With the ushering in of the new year, deductible gift recipient (DGR) reforms are now in place. The reforms were originally announced by the previous government in 2017 with legislation finally becoming law in June 2023. From 1 January 2024, the administration of 4 unique DGR categories will transfer to the ATO from other government departments. These 4 categories consist of environmental organisations, harm prevention charities, cultural organisations, and overseas aid organisations.
Prior to 1 January 2024, each of the 4 unique DGR categories were administered by a different government department. A register of cultural organisations was administered by the Department of Infrastructure, Transport, Regional Development, Communications and Arts. A register of environmental organisations was administered by the Department of Climate Change, Energy, the Environment and Water. A register of Harm Prevention Charities was administered by the Department of Social Services, and the overseas aid gift deductibility scheme was administered by the Department of Foreign Affairs and Trade.
The changes will mean that the departments that previously administered the unique DGR categories no longer have to maintain a separate register. In addition, as the ATO had already administered 48 out of the 52 DGR general categories, the changes will mean that all DGR categories will now be under the remit of the ATO. This will ensure consistency of administration, reduce red tape, and simplify the application process for organisations seeking DGR status.
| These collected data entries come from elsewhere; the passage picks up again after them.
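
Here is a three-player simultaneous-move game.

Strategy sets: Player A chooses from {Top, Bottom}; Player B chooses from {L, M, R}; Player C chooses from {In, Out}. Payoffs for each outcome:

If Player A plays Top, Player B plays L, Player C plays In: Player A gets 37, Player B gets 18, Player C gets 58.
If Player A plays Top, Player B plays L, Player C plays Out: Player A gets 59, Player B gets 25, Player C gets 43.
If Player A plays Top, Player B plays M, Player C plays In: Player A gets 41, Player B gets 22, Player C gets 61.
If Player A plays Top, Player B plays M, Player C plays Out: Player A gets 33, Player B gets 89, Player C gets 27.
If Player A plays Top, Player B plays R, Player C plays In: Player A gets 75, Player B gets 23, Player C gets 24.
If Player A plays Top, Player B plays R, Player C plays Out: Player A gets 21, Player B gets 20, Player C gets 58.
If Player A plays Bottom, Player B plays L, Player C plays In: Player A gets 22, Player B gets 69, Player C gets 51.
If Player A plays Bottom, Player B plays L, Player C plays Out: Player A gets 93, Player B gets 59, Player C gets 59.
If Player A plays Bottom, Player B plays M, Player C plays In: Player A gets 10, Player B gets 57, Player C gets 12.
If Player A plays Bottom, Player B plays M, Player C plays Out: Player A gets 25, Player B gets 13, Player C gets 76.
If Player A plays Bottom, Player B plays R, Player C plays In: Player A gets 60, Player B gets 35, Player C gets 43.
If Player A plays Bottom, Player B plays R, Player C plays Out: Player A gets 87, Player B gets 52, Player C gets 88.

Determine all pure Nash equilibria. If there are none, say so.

Player A against (L, In): payoffs 37, 22 → best response Top.
Player A against (L, Out): payoffs 59, 93 → best response Bottom.
Player A against (M, In): payoffs 41, 10 → best response Top.
Player A against (M, Out): payoffs 33, 25 → best response Top.
Player A against (R, In): payoffs 75, 60 → best response Top.
Player A against (R, Out): payoffs 21, 87 → best response Bottom.
Player B against (Top, In): payoffs 18, 22, 23 → best response R.
Player B against (Top, Out): payoffs 25, 89, 20 → best response M.
Player B against (Bottom, In): payoffs 69, 57, 35 → best response L.
Player B against (Bottom, Out): payoffs 59, 13, 52 → best response L.
Player C against (Top, L): payoffs 58, 43 → best response In.
Player C against (Top, M): payoffs 61, 27 → best response In.
Player C against (Top, R): payoffs 24, 58 → best response Out.
Player C against (Bottom, L): payoffs 51, 59 → best response Out.
Player C against (Bottom, M): payoffs 12, 76 → best response Out.
Player C against (Bottom, R): payoffs 43, 88 → best response Out.
Mutual best responses: (Bottom, L, Out).

(Bottom, L, Out)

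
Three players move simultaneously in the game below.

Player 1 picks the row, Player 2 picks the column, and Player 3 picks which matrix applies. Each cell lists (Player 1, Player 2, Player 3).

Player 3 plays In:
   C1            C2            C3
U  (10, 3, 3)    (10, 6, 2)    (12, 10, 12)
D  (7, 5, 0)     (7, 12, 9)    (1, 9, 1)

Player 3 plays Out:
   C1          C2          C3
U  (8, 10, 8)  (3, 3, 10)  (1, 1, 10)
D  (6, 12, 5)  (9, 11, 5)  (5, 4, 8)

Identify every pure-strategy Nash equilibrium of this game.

Pure-strategy Nash equilibria: (U, C1, Out), (U, C3, In)

(U, C1, In): Player 2 can switch to C2 (3 → 6). Not NE.
(U, C1, Out): Player 1 gets 8, best alternative 6; Player 2 gets 10, best alternative 3; Player 3 gets 8, best alternative 3. No profitable deviation — NE.
(U, C2, In): Player 2 can switch to C3 (6 → 10). Not NE.
(U, C2, Out): Player 1 can switch to D (3 → 9). Not NE.
(U, C3, In): Player 1 gets 12, best alternative 1; Player 2 gets 10, best alternative 6; Player 3 gets 12, best alternative 10. No profitable deviation — NE.
(U, C3, Out): Player 1 can switch to D (1 → 5). Not NE.
(D, C1, In): Player 1 can switch to U (7 → 10). Not NE.
(D, C1, Out): Player 1 can switch to U (6 → 8). Not NE.
(The remaining 4 profiles each have a profitable deviation by the same check.)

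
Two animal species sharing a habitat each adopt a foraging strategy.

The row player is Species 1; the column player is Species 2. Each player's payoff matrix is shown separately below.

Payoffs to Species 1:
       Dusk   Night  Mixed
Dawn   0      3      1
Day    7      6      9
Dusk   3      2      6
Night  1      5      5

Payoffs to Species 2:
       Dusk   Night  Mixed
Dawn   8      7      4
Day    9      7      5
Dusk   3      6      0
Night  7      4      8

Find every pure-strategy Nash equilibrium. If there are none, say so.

(Day, Dusk)

Species 1 against Dusk: payoffs 0, 7, 3, 1 → best response Day.
Species 1 against Night: payoffs 3, 6, 2, 5 → best response Day.
Species 1 against Mixed: payoffs 1, 9, 6, 5 → best response Day.
Species 2 against Dawn: payoffs 8, 7, 4 → best response Dusk.
Species 2 against Day: payoffs 9, 7, 5 → best response Dusk.
Species 2 against Dusk: payoffs 3, 6, 0 → best response Night.
Species 2 against Night: payoffs 7, 4, 8 → best response Mixed.
Mutual best responses: (Day, Dusk).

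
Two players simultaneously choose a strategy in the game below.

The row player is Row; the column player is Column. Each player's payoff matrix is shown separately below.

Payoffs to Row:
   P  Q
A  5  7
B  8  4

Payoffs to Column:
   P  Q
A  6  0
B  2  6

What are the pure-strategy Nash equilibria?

No pure-strategy Nash equilibrium.

(A, P): Row can switch to B (5 → 8). Not NE.
(A, Q): Column can switch to P (0 → 6). Not NE.
(B, P): Column can switch to Q (2 → 6). Not NE.
(B, Q): Row can switch to A (4 → 7). Not NE.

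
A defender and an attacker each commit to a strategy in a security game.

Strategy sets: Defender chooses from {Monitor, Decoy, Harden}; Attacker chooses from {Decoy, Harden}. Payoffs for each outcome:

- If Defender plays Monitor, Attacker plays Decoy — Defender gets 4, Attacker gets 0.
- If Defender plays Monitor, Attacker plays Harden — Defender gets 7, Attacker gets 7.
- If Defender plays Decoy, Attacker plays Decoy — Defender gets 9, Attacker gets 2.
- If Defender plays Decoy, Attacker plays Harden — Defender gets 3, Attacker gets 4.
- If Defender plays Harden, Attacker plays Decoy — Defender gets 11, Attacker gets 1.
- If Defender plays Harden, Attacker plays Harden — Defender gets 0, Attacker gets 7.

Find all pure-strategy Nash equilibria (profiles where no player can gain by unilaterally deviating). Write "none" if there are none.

Pure NE: (Monitor, Harden)

(Monitor, Decoy): Defender can switch to Decoy (4 → 9). Not NE.
(Monitor, Harden): Defender gets 7, best alternative 3; Attacker gets 7, best alternative 0. No profitable deviation — NE.
(Decoy, Decoy): Defender can switch to Harden (9 → 11). Not NE.
(Decoy, Harden): Defender can switch to Monitor (3 → 7). Not NE.
(Harden, Decoy): Attacker can switch to Harden (1 → 7). Not NE.
(Harden, Harden): Defender can switch to Monitor (0 → 7). Not NE.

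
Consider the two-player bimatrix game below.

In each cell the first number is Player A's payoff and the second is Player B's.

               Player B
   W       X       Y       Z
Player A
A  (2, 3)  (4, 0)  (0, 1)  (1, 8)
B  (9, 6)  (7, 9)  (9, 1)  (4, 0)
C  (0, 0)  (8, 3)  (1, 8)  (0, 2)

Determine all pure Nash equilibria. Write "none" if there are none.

none

(A, W): Player A can switch to B (2 → 9). Not NE.
(A, X): Player A can switch to B (4 → 7). Not NE.
(A, Y): Player A can switch to B (0 → 9). Not NE.
(A, Z): Player A can switch to B (1 → 4). Not NE.
(B, W): Player B can switch to X (6 → 9). Not NE.
(B, X): Player A can switch to C (7 → 8). Not NE.
(B, Y): Player B can switch to W (1 → 6). Not NE.
(B, Z): Player B can switch to W (0 → 6). Not NE.
(C, W): Player A can switch to A (0 → 2). Not NE.
(C, X): Player B can switch to Y (3 → 8). Not NE.
(C, Y): Player A can switch to B (1 → 9). Not NE.
(C, Z): Player A can switch to A (0 → 1). Not NE.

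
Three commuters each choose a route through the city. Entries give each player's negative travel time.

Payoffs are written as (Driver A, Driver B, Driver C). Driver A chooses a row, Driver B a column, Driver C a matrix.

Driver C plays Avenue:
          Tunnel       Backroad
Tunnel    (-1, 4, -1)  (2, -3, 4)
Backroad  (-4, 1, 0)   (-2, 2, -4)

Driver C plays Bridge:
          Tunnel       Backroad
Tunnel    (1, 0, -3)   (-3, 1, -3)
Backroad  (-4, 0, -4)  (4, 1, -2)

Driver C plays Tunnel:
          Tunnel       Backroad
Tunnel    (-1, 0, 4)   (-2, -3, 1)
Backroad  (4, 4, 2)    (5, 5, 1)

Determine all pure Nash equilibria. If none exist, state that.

Driver A against (Tunnel, Avenue): payoffs -1, -4 → best response Tunnel.
Driver A against (Tunnel, Bridge): payoffs 1, -4 → best response Tunnel.
Driver A against (Tunnel, Tunnel): payoffs -1, 4 → best response Backroad.
Driver A against (Backroad, Avenue): payoffs 2, -2 → best response Tunnel.
Driver A against (Backroad, Bridge): payoffs -3, 4 → best response Backroad.
Driver A against (Backroad, Tunnel): payoffs -2, 5 → best response Backroad.
Driver B against (Tunnel, Avenue): payoffs 4, -3 → best response Tunnel.
Driver B against (Tunnel, Bridge): payoffs 0, 1 → best response Backroad.
Driver B against (Tunnel, Tunnel): payoffs 0, -3 → best response Tunnel.
Driver B against (Backroad, Avenue): payoffs 1, 2 → best response Backroad.
Driver B against (Backroad, Bridge): payoffs 0, 1 → best response Backroad.
Driver B against (Backroad, Tunnel): payoffs 4, 5 → best response Backroad.
Driver C against (Tunnel, Tunnel): payoffs -1, -3, 4 → best response Tunnel.
Driver C against (Tunnel, Backroad): payoffs 4, -3, 1 → best response Avenue.
Driver C against (Backroad, Tunnel): payoffs 0, -4, 2 → best response Tunnel.
Driver C against (Backroad, Backroad): payoffs -4, -2, 1 → best response Tunnel.
Mutual best responses: (Backroad, Backroad, Tunnel).

(Backroad, Backroad, Tunnel)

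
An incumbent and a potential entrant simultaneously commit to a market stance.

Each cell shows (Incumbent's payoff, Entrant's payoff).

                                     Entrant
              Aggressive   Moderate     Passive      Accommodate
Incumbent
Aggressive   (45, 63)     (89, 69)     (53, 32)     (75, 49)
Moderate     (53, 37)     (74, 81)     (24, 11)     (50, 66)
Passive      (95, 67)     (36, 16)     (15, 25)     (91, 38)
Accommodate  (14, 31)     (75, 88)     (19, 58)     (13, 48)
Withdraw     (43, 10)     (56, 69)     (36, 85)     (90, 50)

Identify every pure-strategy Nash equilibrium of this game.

(Aggressive, Aggressive): Incumbent can switch to Moderate (45 → 53). Not NE.
(Aggressive, Moderate): Incumbent gets 89, best alternative 75; Entrant gets 69, best alternative 63. No profitable deviation — NE.
(Aggressive, Passive): Entrant can switch to Aggressive (32 → 63). Not NE.
(Aggressive, Accommodate): Incumbent can switch to Passive (75 → 91). Not NE.
(Moderate, Aggressive): Incumbent can switch to Passive (53 → 95). Not NE.
(Moderate, Moderate): Incumbent can switch to Aggressive (74 → 89). Not NE.
(Moderate, Passive): Incumbent can switch to Aggressive (24 → 53). Not NE.
(Moderate, Accommodate): Incumbent can switch to Aggressive (50 → 75). Not NE.
(Passive, Aggressive): Incumbent gets 95, best alternative 53; Entrant gets 67, best alternative 38. No profitable deviation — NE.
(Passive, Moderate): Incumbent can switch to Aggressive (36 → 89). Not NE.
(The remaining 10 profiles each have a profitable deviation by the same check.)

Pure-strategy Nash equilibria: (Aggressive, Moderate) and (Passive, Aggressive)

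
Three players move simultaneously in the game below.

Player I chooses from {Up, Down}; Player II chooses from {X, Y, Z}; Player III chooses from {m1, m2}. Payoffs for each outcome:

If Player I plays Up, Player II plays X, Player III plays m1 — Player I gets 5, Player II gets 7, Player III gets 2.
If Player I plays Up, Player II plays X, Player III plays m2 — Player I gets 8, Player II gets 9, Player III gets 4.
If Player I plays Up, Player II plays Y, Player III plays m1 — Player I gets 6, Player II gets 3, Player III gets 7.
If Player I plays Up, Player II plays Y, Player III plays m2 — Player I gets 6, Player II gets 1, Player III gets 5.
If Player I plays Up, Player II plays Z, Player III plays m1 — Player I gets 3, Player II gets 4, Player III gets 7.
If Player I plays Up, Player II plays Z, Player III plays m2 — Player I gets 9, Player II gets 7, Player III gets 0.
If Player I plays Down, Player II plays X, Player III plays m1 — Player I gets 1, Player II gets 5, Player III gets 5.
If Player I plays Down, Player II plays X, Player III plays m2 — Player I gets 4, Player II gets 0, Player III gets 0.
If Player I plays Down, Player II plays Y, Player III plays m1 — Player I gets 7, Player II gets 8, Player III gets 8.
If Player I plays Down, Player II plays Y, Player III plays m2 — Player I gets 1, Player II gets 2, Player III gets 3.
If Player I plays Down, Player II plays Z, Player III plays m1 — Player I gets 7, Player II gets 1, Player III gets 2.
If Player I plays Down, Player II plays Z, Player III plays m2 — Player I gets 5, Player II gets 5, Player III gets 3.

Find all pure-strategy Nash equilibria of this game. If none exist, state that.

The pure Nash equilibria are (Up, X, m2); (Down, Y, m1).

(Up, X, m1): Player III can switch to m2 (2 → 4). Not NE.
(Up, X, m2): Player I gets 8, best alternative 4; Player II gets 9, best alternative 7; Player III gets 4, best alternative 2. No profitable deviation — NE.
(Up, Y, m1): Player I can switch to Down (6 → 7). Not NE.
(Up, Y, m2): Player II can switch to X (1 → 9). Not NE.
(Up, Z, m1): Player I can switch to Down (3 → 7). Not NE.
(Up, Z, m2): Player II can switch to X (7 → 9). Not NE.
(Down, X, m1): Player I can switch to Up (1 → 5). Not NE.
(Down, X, m2): Player I can switch to Up (4 → 8). Not NE.
(Down, Y, m1): Player I gets 7, best alternative 6; Player II gets 8, best alternative 5; Player III gets 8, best alternative 3. No profitable deviation — NE.
(Down, Y, m2): Player I can switch to Up (1 → 6). Not NE.
(The remaining 2 profiles each have a profitable deviation by the same check.)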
These changes affect both DGRs already endorsed in one of the 4 unique categories and those that had an application in progress with one of the 4 government departments and had not been notified of an outcome of their request by 31 December 2023. Applications that did not have an outcome determined would be automatically transferred to the ATO from 1 January 2024. In general, notwithstanding the changes, organisations that continue to meet eligibility criteria will continue to remain endorsed.
Associated with these changes and in order to maintain the integrity of the DGR sector broadly, the ATO has also commenced a compliance review of the DGR status of some 234 organisations listed in the tax law. The reviews will largely focus on proof of activity, purpose and use of donations. It will initially prioritise listed DGR organisations that are not registered with the ACNC and ACNC registered charities that have not reported donations. This will be followed by the remaining DGR population.
In addition to these changes, 2024 could also see the establishment of a new class of DGRs for community foundations. A measure to list up to 28 specific community foundations affiliated with Community Foundations Australia (CFAustralia) was originally announced by the previous government. The current government then proposed amendments to the measure in the 2023-24 Budget papers with legislation currently before the Senate.
According to the government the changes were required due to community charities and trusts not fitting neatly into any one existing DGR category, thus increasing integrity risks. Therefore, the creation of a hybrid framework for DGR endorsement for community charities was seen as the best way forward. The legislation would insert listing of items in respect of communities’ charities and trusts, although the listing itself does not confer DGR status. Instead, the listing allows entities in the specified class to apply for DGR endorsement subject to certain conditions.
2024 looks set to be the year of change for the DGR sector, with major reforms to the sector as well as the release of refreshed guidance, both transitional and ongoing, by the ATO on the eligibility requirements for the 4 unique DGR categories.